The London-listed firm said revenues for the year ended 29 February increased to £162.8m from £162.7m year-on-year, despite the impact of the Covid-19 coronavirus outbreak on its Chinese sales in January and February.

Profit before tax was ahead 10% at £13.2m, while diluted earnings per share, excluding highlighted items, added 12% to 16.77p.

Diluted earnings per share grew by 13% to 13.84p, the board said.

It said it had net cash of £31.3m at year-end, up 14%, while its cash conversion for the year was 96%, down from 128%, and excluding the acquisition of the rights of Oberon Books.

Subject to shareholder approval, the board proposed bonus issue, in lieu of, and with a value equivalent to, its proposed final dividend of 6.89p per share.

“I am pleased to report a year of further progress at Bloomsbury resulting in 9% growth in profit before tax and highlighted items,” said chief executive officer Nigel Newton.
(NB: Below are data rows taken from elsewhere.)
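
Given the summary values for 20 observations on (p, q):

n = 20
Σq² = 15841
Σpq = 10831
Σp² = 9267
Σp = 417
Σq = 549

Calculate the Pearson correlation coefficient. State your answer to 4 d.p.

-0.9266

r = (nΣpq − ΣpΣq) / √[(nΣp² − (Σp)²)(nΣq² − (Σq)²)]
Numerator: 20×10831 − 417×549 = -12313
Denominator: √[(185340 − 173889)(316820 − 301401)] = √[11451 × 15419] = 13287.6999
r = -12313 / 13287.6999 ≈ -0.9266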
“Our non-consumer division delivered an excellent result with profit before tax and highlighted items up by 85% to £6.7m, including outstanding revenue growth of 32% from Bloomsbury Digital Resources, which moved into profit this year, and the adult consumer division achieved 77% growth in profit before tax and highlighted items.

“These performances demonstrate the underlying strength and resilience of our diversified, international strategy.”

Over the past five years, Newton said the execution of its strategy had delivered company revenue growth of 32% and profit before tax and highlighted items growth of 21%, with digital revenue as a proportion of total revenue increasing to 15% from 10%.

“Since the year end, the coronavirus pandemic has led to significant disruption across all our key markets,” he added, saying the impact could be “substantial”.

“Orders for print books, which comprised 79% of the Company's revenue for the year ended 29 February 2020, are being affected in all our markets.

“Our UK, US and Australia warehouses remain open and continue supply to customers.

“Our strategy of expanding and leveraging our digital rights and products means that we are well placed to benefit from increased demand for our digital resources, audio and ebooks.”

Newton said there was no immediate certainty around the severity and duration of the impact on Bloomsbury, and thus the board was unable to provide guidance for the year ending 28 February 2021.

“In response to the pandemic, the board has taken swift measures to strengthen Bloomsbury's balance sheet and increase liquidity to ensure we have sufficient working capital to weather the impact of coronavirus and avoid damaging our business in the long-term.”

At 1159 BST, shares in Bloomsbury Publishing were up 3.32% at 218p.